Several moods come over the restricted party during the next week. Impatience figures quite prominently alongside fear, mistrust, frustration and confusion. Immense tiredness, who knew an arm needed so much sleep all to itself, 13 hours in 24 on some days. It develops a box set habit and luxuriates on pillows. It cancels social occasions, I'm sorry, the arm needs to go to sleep, so we can't make the talk/film/party. It becomes the physical object of my current obstructions. Almost nice to see it outside of my head, crooked equally helpful and bound by a gentle tattooed man at 1am last Friday.

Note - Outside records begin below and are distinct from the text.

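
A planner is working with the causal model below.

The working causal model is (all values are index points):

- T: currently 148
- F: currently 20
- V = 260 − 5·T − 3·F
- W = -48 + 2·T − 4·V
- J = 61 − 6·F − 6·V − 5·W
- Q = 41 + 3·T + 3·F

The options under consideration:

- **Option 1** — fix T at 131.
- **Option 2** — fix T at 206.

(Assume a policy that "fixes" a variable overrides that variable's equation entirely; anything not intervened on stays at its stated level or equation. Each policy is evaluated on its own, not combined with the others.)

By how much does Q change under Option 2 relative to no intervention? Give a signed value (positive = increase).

Baseline:
  T = 148
  F = 20
  Q = 41 + 3·148 + 3·20 = 545
Option 2 (T := 206):
  T = 206
  F = 20
  Q = 41 + 3·206 + 3·20 = 719
Change in Q: 719 − 545 = 174

174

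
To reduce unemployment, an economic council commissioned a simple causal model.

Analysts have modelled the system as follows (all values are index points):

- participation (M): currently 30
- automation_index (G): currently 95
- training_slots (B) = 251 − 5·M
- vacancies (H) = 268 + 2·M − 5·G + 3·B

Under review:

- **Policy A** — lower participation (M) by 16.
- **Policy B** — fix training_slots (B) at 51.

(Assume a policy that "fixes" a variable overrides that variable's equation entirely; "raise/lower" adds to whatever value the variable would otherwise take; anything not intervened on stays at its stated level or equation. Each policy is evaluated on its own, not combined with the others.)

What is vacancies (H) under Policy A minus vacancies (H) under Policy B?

Policy A (M − 16):
  M = 30 − 16 = 14
  G = 95
  B = 251 − 5·14 = 181
  H = 268 + 2·14 − 5·95 + 3·181 = 364
Policy B (B := 51):
  M = 30
  G = 95
  B = 51
  H = 268 + 2·30 − 5·95 + 3·51 = 6
H: 364 − 6 = 358

358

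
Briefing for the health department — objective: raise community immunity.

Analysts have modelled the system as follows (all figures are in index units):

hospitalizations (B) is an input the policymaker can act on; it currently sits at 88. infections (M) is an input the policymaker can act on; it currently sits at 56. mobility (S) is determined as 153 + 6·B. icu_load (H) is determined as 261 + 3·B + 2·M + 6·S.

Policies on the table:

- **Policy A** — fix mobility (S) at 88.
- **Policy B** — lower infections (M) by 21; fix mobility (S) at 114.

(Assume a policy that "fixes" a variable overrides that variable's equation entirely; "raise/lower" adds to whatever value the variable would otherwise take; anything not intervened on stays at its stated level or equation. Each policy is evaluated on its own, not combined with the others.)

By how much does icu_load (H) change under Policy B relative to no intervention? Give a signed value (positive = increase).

Baseline:
  B = 88
  M = 56
  S = 153 + 6·88 = 681
  H = 261 + 3·88 + 2·56 + 6·681 = 4723
Policy B (M − 21, S := 114):
  B = 88
  M = 56 − 21 = 35
  S = 114
  H = 261 + 3·88 + 2·35 + 6·114 = 1279
Change in H: 1279 − 4723 = -3444

-3444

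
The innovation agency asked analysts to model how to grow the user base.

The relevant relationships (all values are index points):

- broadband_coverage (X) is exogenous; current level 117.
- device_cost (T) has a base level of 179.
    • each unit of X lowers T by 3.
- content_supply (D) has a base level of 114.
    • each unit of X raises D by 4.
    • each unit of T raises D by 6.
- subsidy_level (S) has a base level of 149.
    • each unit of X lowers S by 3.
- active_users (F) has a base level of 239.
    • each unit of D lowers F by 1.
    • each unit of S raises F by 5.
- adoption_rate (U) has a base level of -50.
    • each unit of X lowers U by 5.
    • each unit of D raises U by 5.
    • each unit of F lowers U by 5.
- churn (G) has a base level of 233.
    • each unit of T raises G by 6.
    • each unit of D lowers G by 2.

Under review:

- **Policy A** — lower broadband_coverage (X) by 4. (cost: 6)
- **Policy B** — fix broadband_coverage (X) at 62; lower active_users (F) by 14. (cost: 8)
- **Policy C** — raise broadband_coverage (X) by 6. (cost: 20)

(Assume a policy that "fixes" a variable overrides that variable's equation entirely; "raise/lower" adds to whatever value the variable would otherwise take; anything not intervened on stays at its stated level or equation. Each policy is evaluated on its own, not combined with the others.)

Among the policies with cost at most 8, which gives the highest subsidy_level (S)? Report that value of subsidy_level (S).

Policy A (X − 4):
  X = 117 − 4 = 113
  S = 149 − 3·113 = -190
Policy B (X := 62, F − 14):
  X = 62
  S = 149 − 3·62 = -37
Comparing — Policy A: S=-190, Policy B: S=-37. Highest is -37 (Policy B).

-37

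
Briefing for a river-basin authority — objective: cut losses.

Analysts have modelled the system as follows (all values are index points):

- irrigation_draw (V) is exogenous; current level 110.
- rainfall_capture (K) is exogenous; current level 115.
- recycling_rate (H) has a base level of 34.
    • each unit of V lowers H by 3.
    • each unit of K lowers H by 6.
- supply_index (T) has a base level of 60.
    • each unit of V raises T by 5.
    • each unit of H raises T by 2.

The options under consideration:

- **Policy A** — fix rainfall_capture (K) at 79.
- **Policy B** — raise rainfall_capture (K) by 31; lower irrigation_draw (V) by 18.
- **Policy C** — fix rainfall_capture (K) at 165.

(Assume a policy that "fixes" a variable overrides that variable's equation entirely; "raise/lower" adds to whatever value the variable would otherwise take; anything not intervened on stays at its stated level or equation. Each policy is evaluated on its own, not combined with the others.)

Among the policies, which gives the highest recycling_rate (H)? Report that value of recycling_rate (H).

-770

Policy A (K := 79):
  V = 110
  K = 79
  H = 34 − 3·110 − 6·79 = -770
Policy B (K + 31, V − 18):
  V = 110 − 18 = 92
  K = 115 + 31 = 146
  H = 34 − 3·92 − 6·146 = -1118
Policy C (K := 165):
  V = 110
  K = 165
  H = 34 − 3·110 − 6·165 = -1286
Comparing — Policy A: H=-770, Policy B: H=-1118, Policy C: H=-1286. Highest is -770 (Policy A).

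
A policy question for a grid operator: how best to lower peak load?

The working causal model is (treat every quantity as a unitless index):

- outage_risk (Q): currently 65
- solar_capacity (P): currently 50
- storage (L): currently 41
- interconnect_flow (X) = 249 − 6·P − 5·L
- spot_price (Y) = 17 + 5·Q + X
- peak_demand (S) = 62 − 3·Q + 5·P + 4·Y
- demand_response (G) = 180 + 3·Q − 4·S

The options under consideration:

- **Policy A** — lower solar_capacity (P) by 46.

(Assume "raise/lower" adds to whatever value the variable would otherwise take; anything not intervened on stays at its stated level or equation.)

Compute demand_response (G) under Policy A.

Policy A (P − 46):
  Q = 65
  P = 50 − 46 = 4
  L = 41
  X = 249 − 6·4 − 5·41 = 20
  Y = 17 + 5·65 + 20 = 362
  S = 62 − 3·65 + 5·4 + 4·362 = 1335
  G = 180 + 3·65 − 4·1335 = -4965

-4965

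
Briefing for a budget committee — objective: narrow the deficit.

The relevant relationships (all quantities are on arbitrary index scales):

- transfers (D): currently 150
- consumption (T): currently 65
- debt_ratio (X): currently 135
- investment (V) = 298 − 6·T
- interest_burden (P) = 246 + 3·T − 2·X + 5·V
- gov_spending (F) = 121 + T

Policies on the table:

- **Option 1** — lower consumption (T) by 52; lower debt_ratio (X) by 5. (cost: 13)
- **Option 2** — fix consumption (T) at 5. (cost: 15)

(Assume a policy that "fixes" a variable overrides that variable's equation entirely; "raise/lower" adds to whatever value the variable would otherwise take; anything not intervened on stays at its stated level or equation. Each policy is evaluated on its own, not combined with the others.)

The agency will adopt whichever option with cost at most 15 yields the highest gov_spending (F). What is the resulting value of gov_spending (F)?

134

Option 1 (T − 52, X − 5):
  T = 65 − 52 = 13
  F = 121 + 13 = 134
Option 2 (T := 5):
  T = 5
  F = 121 + 5 = 126
Comparing — Option 1: F=134, Option 2: F=126. Highest is 134 (Option 1).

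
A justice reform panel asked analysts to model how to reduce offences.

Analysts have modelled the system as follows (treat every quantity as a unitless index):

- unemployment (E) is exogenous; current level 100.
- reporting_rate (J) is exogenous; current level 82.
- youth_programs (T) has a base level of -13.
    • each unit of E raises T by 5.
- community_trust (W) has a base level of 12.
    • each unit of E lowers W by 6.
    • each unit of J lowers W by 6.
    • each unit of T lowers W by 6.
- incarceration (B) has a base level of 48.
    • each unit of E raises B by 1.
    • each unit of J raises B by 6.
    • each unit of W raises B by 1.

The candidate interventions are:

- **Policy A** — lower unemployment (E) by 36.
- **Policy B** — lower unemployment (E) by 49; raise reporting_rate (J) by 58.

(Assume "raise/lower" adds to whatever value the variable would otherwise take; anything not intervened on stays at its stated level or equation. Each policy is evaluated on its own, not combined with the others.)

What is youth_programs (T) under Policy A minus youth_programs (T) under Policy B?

Policy A (E − 36):
  E = 100 − 36 = 64
  T = -13 + 5·64 = 307
Policy B (E − 49, J + 58):
  E = 100 − 49 = 51
  T = -13 + 5·51 = 242
T: 307 − 242 = 65

65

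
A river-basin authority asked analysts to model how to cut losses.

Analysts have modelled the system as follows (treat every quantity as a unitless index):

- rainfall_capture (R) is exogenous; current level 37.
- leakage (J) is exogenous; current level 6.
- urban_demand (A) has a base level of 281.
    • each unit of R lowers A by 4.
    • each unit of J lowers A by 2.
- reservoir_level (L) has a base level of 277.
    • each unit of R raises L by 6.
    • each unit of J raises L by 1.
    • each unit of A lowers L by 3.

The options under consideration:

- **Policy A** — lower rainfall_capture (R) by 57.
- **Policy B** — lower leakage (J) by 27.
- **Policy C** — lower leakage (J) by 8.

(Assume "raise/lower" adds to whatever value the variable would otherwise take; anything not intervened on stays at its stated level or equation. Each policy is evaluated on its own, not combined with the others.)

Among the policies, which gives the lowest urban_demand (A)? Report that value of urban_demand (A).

Policy A (R − 57):
  R = 37 − 57 = -20
  J = 6
  A = 281 − 4·(-20) − 2·6 = 349
Policy B (J − 27):
  R = 37
  J = 6 − 27 = -21
  A = 281 − 4·37 − 2·(-21) = 175
Policy C (J − 8):
  R = 37
  J = 6 − 8 = -2
  A = 281 − 4·37 − 2·(-2) = 137
Comparing — Policy A: A=349, Policy B: A=175, Policy C: A=137. Lowest is 137 (Policy C).

137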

Restraints or constraints. It reminded me of the Oulipo; if you don't know where to start, take something away and forced invention follows. A dancing hand types for two, sleep is interesting angles, forks work as knives, a t-shirt whips off in one, a cape snatched like a table cloth laid with china. Puzzles are solved. There's a whole Mary Poppins aspect to it, it becomes kind of fun. Embrace limitations and accept impossibilities. There's no way you can pin up a hairstyle with just one hand, but it consequently now flips the opposite (more pleasing) side for the first time, so a positive result.